- Born: 1957 (age 67–68) San Diego, California
- Occupation: Cartoonist
- Known for: Wilbur Kookmeyer

= Bob Penuelas =

American cartoonist, born 1957

Bob Penuelas (born 1957) is an American comic strip illustrator and writer. He created the comic-strip character Wilbur Kookmeyer, which appeared in Surfer Magazine from 1986 to 2006.

Penuelas was born and raised in the Pacific Beach neighborhood of San Diego, California. He learned to draw from his father, a technical illustrator. He was heavily influenced by MAD Magazine. In his early teens Penuelas learned to surf and soon was creating surfing-related art..At that time he was influenced by Rick Griffin, whose artwork regularly appeared in Surfer Magazine.

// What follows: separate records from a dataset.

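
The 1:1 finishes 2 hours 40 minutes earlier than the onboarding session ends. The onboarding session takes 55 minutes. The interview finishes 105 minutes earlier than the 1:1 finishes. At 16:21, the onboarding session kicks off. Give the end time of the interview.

12:51

The onboarding session ends at 16:21 + 55 min = 17:16.
The 1:1 ends at 17:16 − 160 min = 14:36.
The interview ends at 14:36 − 105 min = 12:51.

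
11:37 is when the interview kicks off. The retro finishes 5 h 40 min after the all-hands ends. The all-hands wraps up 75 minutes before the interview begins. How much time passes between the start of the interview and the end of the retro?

4 h 25 min

The all-hands ends at 11:37 − 75 min = 10:22.
The retro ends at 10:22 + 340 min = 16:02.
From 11:37 to 16:02 is 4 h 25 min.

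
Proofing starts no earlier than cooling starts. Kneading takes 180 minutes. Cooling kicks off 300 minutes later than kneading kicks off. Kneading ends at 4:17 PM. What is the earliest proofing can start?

6:17 PM

Kneading starts at 4:17 PM − 180 min = 1:17 PM.
Cooling starts at 1:17 PM + 300 min = 6:17 PM.
Proofing is bounded by cooling, so the earliest it can start is 6:17 PM.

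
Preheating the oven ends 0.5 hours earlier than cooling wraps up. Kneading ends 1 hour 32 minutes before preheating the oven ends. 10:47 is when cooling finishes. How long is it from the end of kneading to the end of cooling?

2 h 2 min

Preheating the oven ends at 10:47 − 30 min = 10:17.
Kneading ends at 10:17 − 92 min = 08:45.
From 08:45 to 10:47 is 2 h 2 min.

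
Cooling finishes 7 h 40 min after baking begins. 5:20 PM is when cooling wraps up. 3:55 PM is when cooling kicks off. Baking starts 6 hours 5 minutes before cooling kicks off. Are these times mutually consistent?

Baking starts at 3:55 PM − 365 min = 9:50 AM.
Cooling ends at 9:50 AM + 460 min = 5:30 PM.
But cooling is also said to end at 5:20 PM — a 10-minute conflict.

No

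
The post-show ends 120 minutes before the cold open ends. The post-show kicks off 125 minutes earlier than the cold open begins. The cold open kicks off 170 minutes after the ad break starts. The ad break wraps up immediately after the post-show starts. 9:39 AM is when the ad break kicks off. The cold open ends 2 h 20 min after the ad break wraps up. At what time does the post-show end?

The cold open starts at 9:39 AM + 170 min = 12:29 PM.
The post-show starts at 12:29 PM − 125 min = 10:24 AM.
So the ad break ends at 10:24 AM.
The cold open ends at 10:24 AM + 140 min = 12:44 PM.
The post-show ends at 12:44 PM − 120 min = 10:44 AM.

10:44 AM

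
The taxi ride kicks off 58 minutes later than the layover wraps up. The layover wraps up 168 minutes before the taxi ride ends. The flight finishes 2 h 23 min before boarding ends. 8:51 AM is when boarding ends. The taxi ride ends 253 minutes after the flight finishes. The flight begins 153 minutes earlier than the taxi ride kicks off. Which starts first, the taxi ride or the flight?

The flight ends at 8:51 AM − 143 min = 6:28 AM.
The taxi ride ends at 6:28 AM + 253 min = 10:41 AM.
The layover ends at 10:41 AM − 168 min = 7:53 AM.
The taxi ride starts at 7:53 AM + 58 min = 8:51 AM.
The flight starts at 8:51 AM − 153 min = 6:18 AM.
The taxi ride starts at 8:51 AM and the flight starts at 6:18 AM, so the flight is first.

the flight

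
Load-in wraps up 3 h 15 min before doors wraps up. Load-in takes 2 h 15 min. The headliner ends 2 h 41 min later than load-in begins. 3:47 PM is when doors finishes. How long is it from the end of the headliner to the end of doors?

Load-in ends at 3:47 PM − 195 min = 12:32 PM.
Load-in starts at 12:32 PM − 135 min = 10:17 AM.
The headliner ends at 10:17 AM + 161 min = 12:58 PM.
From 12:58 PM to 3:47 PM is 2 hours 49 minutes.

2 hours 49 minutes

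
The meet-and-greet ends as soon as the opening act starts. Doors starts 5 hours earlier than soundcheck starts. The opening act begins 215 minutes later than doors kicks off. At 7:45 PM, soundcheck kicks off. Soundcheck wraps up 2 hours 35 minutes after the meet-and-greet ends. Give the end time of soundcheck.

Doors starts at 7:45 PM − 300 min = 2:45 PM.
The opening act starts at 2:45 PM + 215 min = 6:20 PM.
So the meet-and-greet ends at 6:20 PM.
Soundcheck ends at 6:20 PM + 155 min = 8:55 PM.

8:55 PM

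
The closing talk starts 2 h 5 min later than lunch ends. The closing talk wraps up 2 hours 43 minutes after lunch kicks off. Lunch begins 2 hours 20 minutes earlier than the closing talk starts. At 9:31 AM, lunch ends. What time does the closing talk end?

11:59 AM

The closing talk starts at 9:31 AM + 125 min = 11:36 AM.
Lunch starts at 11:36 AM − 140 min = 9:16 AM.
The closing talk ends at 9:16 AM + 163 min = 11:59 AM.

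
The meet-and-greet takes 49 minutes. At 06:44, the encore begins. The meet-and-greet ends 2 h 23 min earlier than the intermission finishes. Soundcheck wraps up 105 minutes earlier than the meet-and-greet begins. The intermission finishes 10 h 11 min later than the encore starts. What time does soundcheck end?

11:58

The intermission ends at 06:44 + 611 min = 16:55.
The meet-and-greet ends at 16:55 − 143 min = 14:32.
The meet-and-greet starts at 14:32 − 49 min = 13:43.
Soundcheck ends at 13:43 − 105 min = 11:58.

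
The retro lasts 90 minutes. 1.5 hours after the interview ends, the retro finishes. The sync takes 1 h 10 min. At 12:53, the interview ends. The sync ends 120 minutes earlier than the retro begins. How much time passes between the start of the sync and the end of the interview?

The retro ends at 12:53 + 90 min = 14:23.
The retro starts at 14:23 − 90 min = 12:53.
The sync ends at 12:53 − 120 min = 10:53.
The sync starts at 10:53 − 70 min = 09:43.
From 09:43 to 12:53 is 3 hours 10 minutes.

3 hours 10 minutes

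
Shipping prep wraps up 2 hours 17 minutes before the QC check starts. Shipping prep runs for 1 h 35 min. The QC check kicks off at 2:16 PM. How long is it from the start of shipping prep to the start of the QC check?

3 hours 52 minutes

Shipping prep ends at 2:16 PM − 137 min = 11:59 AM.
Shipping prep starts at 11:59 AM − 95 min = 10:24 AM.
From 10:24 AM to 2:16 PM is 3 hours 52 minutes.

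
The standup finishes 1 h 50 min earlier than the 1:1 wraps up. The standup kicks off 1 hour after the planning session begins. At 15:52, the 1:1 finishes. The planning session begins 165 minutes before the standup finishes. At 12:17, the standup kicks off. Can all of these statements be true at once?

The standup ends at 15:52 − 110 min = 14:02.
The planning session starts at 14:02 − 165 min = 11:17.
The standup starts at 11:17 + 60 min = 12:17.
That matches the stated 12:17, so the schedule is consistent.

Yes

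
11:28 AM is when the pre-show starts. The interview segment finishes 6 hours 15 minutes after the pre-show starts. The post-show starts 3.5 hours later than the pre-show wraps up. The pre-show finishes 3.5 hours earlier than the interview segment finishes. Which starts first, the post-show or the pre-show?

the pre-show

The interview segment ends at 11:28 AM + 375 min = 5:43 PM.
The pre-show ends at 5:43 PM − 210 min = 2:13 PM.
The post-show starts at 2:13 PM + 210 min = 5:43 PM.
The post-show starts at 5:43 PM and the pre-show starts at 11:28 AM, so the pre-show is first.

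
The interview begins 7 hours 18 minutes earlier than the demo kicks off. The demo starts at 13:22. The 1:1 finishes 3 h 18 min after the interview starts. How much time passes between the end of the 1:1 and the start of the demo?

4 hours

The interview starts at 13:22 − 438 min = 06:04.
The 1:1 ends at 06:04 + 198 min = 09:22.
From 09:22 to 13:22 is 4 hours.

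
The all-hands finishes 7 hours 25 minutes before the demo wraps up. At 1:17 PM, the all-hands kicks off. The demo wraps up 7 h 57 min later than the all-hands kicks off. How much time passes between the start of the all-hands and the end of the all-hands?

32 minutes

The demo ends at 1:17 PM + 477 min = 9:14 PM.
The all-hands ends at 9:14 PM − 445 min = 1:49 PM.
From 1:17 PM to 1:49 PM is 32 minutes.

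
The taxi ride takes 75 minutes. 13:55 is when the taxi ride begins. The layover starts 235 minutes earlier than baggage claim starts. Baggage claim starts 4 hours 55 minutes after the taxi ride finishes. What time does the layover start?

The taxi ride ends at 13:55 + 75 min = 15:10.
Baggage claim starts at 15:10 + 295 min = 20:05.
The layover starts at 20:05 − 235 min = 16:10.

16:10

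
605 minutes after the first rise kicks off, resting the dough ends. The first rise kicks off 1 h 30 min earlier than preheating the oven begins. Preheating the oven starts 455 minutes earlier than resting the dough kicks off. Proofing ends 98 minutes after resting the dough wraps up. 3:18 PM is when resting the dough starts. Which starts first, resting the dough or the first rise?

Preheating the oven starts at 3:18 PM − 455 min = 7:43 AM.
The first rise starts at 7:43 AM − 90 min = 6:13 AM.
Resting the dough starts at 3:18 PM and the first rise starts at 6:13 AM, so the first rise is first.

the first rise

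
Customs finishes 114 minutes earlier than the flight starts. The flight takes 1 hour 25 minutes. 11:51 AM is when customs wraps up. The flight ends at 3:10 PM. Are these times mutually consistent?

Yes

The flight starts at 3:10 PM − 85 min = 1:45 PM.
Customs ends at 1:45 PM − 114 min = 11:51 AM.
That matches the stated 11:51 AM, so the schedule is consistent.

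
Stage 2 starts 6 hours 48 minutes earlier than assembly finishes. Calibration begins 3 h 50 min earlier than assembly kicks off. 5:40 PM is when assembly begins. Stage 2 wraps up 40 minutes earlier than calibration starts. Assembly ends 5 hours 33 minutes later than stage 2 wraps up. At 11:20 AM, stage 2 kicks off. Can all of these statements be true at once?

No

Calibration starts at 5:40 PM − 230 min = 1:50 PM.
Stage 2 ends at 1:50 PM − 40 min = 1:10 PM.
Assembly ends at 1:10 PM + 333 min = 6:43 PM.
Stage 2 starts at 6:43 PM − 408 min = 11:55 AM.
But stage 2 is also said to start at 11:20 AM — a 35-minute conflict.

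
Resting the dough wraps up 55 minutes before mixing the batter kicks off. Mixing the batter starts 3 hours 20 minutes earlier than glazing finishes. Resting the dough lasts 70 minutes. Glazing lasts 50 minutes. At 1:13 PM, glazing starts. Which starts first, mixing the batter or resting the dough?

resting the dough

Glazing ends at 1:13 PM + 50 min = 2:03 PM.
Mixing the batter starts at 2:03 PM − 200 min = 10:43 AM.
Resting the dough ends at 10:43 AM − 55 min = 9:48 AM.
Resting the dough starts at 9:48 AM − 70 min = 8:38 AM.
Mixing the batter starts at 10:43 AM and resting the dough starts at 8:38 AM, so resting the dough is first.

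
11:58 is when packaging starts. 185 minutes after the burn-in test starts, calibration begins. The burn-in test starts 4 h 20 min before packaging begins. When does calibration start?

10:43

The burn-in test starts at 11:58 − 260 min = 07:38.
Calibration starts at 07:38 + 185 min = 10:43.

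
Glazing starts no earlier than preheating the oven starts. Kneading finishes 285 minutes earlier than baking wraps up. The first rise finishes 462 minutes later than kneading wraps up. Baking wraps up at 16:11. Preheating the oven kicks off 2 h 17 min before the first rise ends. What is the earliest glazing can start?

Kneading ends at 16:11 − 285 min = 11:26.
The first rise ends at 11:26 + 462 min = 19:08.
Preheating the oven starts at 19:08 − 137 min = 16:51.
Glazing is bounded by preheating the oven, so the earliest it can start is 16:51.

16:51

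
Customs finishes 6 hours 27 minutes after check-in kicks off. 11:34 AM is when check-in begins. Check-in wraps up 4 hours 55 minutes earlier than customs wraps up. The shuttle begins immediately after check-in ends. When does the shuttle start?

1:06 PM

Customs ends at 11:34 AM + 387 min = 6:01 PM.
Check-in ends at 6:01 PM − 295 min = 1:06 PM.
So the shuttle starts at 1:06 PM.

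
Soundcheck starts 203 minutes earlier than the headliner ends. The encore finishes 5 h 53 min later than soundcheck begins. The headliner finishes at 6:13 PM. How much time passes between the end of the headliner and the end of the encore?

Soundcheck starts at 6:13 PM − 203 min = 2:50 PM.
The encore ends at 2:50 PM + 353 min = 8:43 PM.
From 6:13 PM to 8:43 PM is 2 h 30 min.

2 h 30 min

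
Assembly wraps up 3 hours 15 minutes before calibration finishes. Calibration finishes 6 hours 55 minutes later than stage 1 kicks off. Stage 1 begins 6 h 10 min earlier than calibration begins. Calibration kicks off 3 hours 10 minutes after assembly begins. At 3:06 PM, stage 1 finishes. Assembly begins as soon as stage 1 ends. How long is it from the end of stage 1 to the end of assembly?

40 minutes

Assembly starts at 3:06 PM.
Calibration starts at 3:06 PM + 190 min = 6:16 PM.
Stage 1 starts at 6:16 PM − 370 min = 12:06 PM.
Calibration ends at 12:06 PM + 415 min = 7:01 PM.
Assembly ends at 7:01 PM − 195 min = 3:46 PM.
From 3:06 PM to 3:46 PM is 40 minutes.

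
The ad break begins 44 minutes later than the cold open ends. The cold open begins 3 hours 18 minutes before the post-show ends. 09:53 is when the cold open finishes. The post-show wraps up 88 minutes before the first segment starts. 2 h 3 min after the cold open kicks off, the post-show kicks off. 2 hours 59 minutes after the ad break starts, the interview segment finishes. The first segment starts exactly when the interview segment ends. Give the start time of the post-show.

The ad break starts at 09:53 + 44 min = 10:37.
The interview segment ends at 10:37 + 179 min = 13:36.
So the first segment starts at 13:36.
The post-show ends at 13:36 − 88 min = 12:08.
The cold open starts at 12:08 − 198 min = 08:50.
The post-show starts at 08:50 + 123 min = 10:53.

10:53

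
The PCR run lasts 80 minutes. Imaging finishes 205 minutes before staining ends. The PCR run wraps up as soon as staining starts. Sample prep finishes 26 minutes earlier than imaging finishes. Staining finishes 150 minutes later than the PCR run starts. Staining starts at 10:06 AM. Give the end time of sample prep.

The PCR run ends at 10:06 AM.
The PCR run starts at 10:06 AM − 80 min = 8:46 AM.
Staining ends at 8:46 AM + 150 min = 11:16 AM.
Imaging ends at 11:16 AM − 205 min = 7:51 AM.
Sample prep ends at 7:51 AM − 26 min = 7:25 AM.

7:25 AM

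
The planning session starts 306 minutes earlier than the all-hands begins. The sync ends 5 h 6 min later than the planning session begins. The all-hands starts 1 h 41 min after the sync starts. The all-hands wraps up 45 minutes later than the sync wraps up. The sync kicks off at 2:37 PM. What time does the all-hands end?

5:03 PM

The all-hands starts at 2:37 PM + 101 min = 4:18 PM.
The planning session starts at 4:18 PM − 306 min = 11:12 AM.
The sync ends at 11:12 AM + 306 min = 4:18 PM.
The all-hands ends at 4:18 PM + 45 min = 5:03 PM.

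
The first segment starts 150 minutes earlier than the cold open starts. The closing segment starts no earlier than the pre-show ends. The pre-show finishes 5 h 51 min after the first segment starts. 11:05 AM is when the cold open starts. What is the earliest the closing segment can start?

2:26 PM

The first segment starts at 11:05 AM − 150 min = 8:35 AM.
The pre-show ends at 8:35 AM + 351 min = 2:26 PM.
The closing segment is bounded by the pre-show, so the earliest it can start is 2:26 PM.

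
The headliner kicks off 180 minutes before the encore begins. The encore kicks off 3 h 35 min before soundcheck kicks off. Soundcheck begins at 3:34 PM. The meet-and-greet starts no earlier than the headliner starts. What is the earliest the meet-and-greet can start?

8:59 AM

The encore starts at 3:34 PM − 215 min = 11:59 AM.
The headliner starts at 11:59 AM − 180 min = 8:59 AM.
The meet-and-greet is bounded by the headliner, so the earliest it can start is 8:59 AM.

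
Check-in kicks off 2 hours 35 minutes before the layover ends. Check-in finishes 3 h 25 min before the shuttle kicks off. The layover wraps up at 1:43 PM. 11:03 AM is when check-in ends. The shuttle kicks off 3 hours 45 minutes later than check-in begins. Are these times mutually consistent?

No

Check-in starts at 1:43 PM − 155 min = 11:08 AM.
The shuttle starts at 11:08 AM + 225 min = 2:53 PM.
Check-in ends at 2:53 PM − 205 min = 11:28 AM.
But check-in is also said to end at 11:03 AM — a 25-minute conflict.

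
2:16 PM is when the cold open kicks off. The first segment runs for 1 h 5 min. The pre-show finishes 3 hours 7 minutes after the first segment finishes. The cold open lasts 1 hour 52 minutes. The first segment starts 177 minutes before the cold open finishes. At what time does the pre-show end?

5:23 PM

The cold open ends at 2:16 PM + 112 min = 4:08 PM.
The first segment starts at 4:08 PM − 177 min = 1:11 PM.
The first segment ends at 1:11 PM + 65 min = 2:16 PM.
The pre-show ends at 2:16 PM + 187 min = 5:23 PM.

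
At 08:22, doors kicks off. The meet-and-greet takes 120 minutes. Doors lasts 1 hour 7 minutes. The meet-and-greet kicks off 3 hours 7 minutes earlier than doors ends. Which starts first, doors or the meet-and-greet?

the meet-and-greet

Doors ends at 08:22 + 67 min = 09:29.
The meet-and-greet starts at 09:29 − 187 min = 06:22.
Doors starts at 08:22 and the meet-and-greet starts at 06:22, so the meet-and-greet is first.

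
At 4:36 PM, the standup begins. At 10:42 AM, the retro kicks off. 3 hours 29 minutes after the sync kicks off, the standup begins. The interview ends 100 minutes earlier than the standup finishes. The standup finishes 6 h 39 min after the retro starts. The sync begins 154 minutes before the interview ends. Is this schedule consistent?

The standup ends at 10:42 AM + 399 min = 5:21 PM.
The interview ends at 5:21 PM − 100 min = 3:41 PM.
The sync starts at 3:41 PM − 154 min = 1:07 PM.
The standup starts at 1:07 PM + 209 min = 4:36 PM.
That matches the stated 4:36 PM, so the schedule is consistent.

Yes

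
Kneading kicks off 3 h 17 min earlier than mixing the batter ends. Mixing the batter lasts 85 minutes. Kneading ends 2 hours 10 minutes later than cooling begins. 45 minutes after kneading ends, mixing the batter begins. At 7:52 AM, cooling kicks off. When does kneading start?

8:55 AM

Kneading ends at 7:52 AM + 130 min = 10:02 AM.
Mixing the batter starts at 10:02 AM + 45 min = 10:47 AM.
Mixing the batter ends at 10:47 AM + 85 min = 12:12 PM.
Kneading starts at 12:12 PM − 197 min = 8:55 AM.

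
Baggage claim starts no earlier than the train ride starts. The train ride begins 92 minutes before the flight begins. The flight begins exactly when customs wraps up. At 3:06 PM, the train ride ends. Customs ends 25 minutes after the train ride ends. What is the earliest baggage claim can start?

Customs ends at 3:06 PM + 25 min = 3:31 PM.
So the flight starts at 3:31 PM.
The train ride starts at 3:31 PM − 92 min = 1:59 PM.
Baggage claim is bounded by the train ride, so the earliest it can start is 1:59 PM.

1:59 PM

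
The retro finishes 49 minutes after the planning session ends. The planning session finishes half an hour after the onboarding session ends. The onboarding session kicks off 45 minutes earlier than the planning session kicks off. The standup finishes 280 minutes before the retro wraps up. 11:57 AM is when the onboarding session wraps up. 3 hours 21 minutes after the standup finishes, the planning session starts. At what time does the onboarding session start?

11:12 AM

The planning session ends at 11:57 AM + 30 min = 12:27 PM.
The retro ends at 12:27 PM + 49 min = 1:16 PM.
The standup ends at 1:16 PM − 280 min = 8:36 AM.
The planning session starts at 8:36 AM + 201 min = 11:57 AM.
The onboarding session starts at 11:57 AM − 45 min = 11:12 AM.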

Penuelas began his career as a comic-strip artist with the creation of the Maynard and the Rat strip for Surfer Magazine in 1980. Between 1980 and 1985 he produced 25 two-page episodes for Surfer.

In 1985, Penuelas introduced Wilbur Kookmeyer into the strip. Wilbur drew a large positive response from readers. In 1986, Penuelas replaced Maynard and the Rat with the Wilbur Kookmeyer strip.

In 2006, after 74 episodes Penuelas retired the strip. Since then, he has released a series of posters reproduced from the strips.